The above six PFs’ components are obtained after the fault signal of planetary gear tooth breaking is decomposed by RLMD. In fact, there are still meaningless components in the PFs’ components of the signal after RLMD. Taking these components as feature elements will cause interference and reduce the recognition accuracy of the recognition algorithm. Therefore, it is necessary to use the correlation coefficient method to filter out the unimportant PFs components.

The correlation coefficients of PFs’ components of five types of data decomposed by RLMD are calculated, as shown in Figure 7. It can be seen that the correlation coefficients of the PFs after PF4 are all lower than 0.1, which indicates that the latter PFs can hardly reflect the fault characteristics of the original signal, and therefore, the first four PFs are retained as effective components. Then, the permutation entropy of these four PFs is calculated, and the fault characteristic matrix of 450 × 4 is obtained.

5.3. Experimental Results and Analysis

The fault characteristic matrix is inputted into the SSA-PNN model, and the result is shown in Figure 8. It is shown that, in the 150 short samples of the test set, only 4 short samples have classification errors, including the diagnosis of the normal type as wear plus broken teeth, the diagnosis of the broken teeth as wear plus broken teeth, the diagnosis of the broken teeth as rolling body missing plus broken teeth, and the diagnosis of the wear as the normal type, and the overall classification accuracy reaches 97.33%.
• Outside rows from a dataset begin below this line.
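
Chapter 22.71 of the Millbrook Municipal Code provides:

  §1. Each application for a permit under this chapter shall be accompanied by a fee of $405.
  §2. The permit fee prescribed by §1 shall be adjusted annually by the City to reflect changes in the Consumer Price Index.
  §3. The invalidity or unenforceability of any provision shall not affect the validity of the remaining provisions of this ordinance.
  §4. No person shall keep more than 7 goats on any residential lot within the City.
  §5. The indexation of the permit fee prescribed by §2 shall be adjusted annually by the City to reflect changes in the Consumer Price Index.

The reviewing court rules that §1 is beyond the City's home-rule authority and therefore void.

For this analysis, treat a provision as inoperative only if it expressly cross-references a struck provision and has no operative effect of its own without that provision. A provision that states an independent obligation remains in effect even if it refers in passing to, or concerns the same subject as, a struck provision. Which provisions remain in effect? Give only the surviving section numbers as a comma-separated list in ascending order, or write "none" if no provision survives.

3, 4

§1 is struck. The whole of §2 is the indexation of the permit fee, defined by reference to §1, so §2 cannot stand once §1 is removed. The whole of §5 is the indexation of the indexation of the permit fee, defined by reference to §2, so §5 cannot stand once §2 is removed. §3 is a severability clause and preserves every provision that can still be given independent effect. That leaves §3 and §4 in effect.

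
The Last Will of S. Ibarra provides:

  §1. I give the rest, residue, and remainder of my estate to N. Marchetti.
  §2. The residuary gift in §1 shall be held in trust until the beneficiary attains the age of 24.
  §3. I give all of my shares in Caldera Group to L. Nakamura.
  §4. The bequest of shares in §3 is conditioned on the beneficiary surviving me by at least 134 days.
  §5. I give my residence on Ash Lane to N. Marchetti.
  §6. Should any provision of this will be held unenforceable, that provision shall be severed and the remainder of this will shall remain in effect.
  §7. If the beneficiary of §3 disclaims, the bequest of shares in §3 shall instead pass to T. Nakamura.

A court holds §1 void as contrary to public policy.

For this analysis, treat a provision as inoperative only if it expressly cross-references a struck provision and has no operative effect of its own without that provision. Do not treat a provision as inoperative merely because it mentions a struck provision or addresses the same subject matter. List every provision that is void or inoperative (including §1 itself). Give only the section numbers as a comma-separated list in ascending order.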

In order to verify the superiority of the proposed method, it is compared with other methods. This paper uses EMD to decompose the signal, then takes the first four IMFs as sensitive components, and also uses permutation entropy as the index to construct the feature matrix, which is input into the BP model. The classification results of the EM-BP model are shown in Figure 9. It is shown that there are 38 classification errors in the short samples of the test set, and the classification accuracy is only 74.67%. Similarly, the EEMD-PNN model is used, and its fault classification results are shown in Figure 10. It can be seen that there are 13 classification errors in the short samples of the test set, and the classification accuracy is 91.33%.

6. Conclusions

In this paper, a gearbox fault diagnosis method based on robust mean decomposition and SSA improved PNN model is proposed. This method can effectively adaptively select the smoothing factors in the PNN model so as to achieve a good classification effect. Besides, it has higher diagnosis accuracy than EMD-BP, EEMD-PNN, and other classification methods and is suitable for fault diagnosis of the gearbox.

Data Availability

The data used to support the findings of this study are available from the corresponding author upon request.

Conflicts of Interest

The authors declare that there are no conflicts of interest regarding the publication of this paper.

Acknowledgments

This work was supported by the National Natural Science Foundation of China (Grant no. 61973041) and National Key Research and Development Program of China (Grant no. 2019YFB1705403).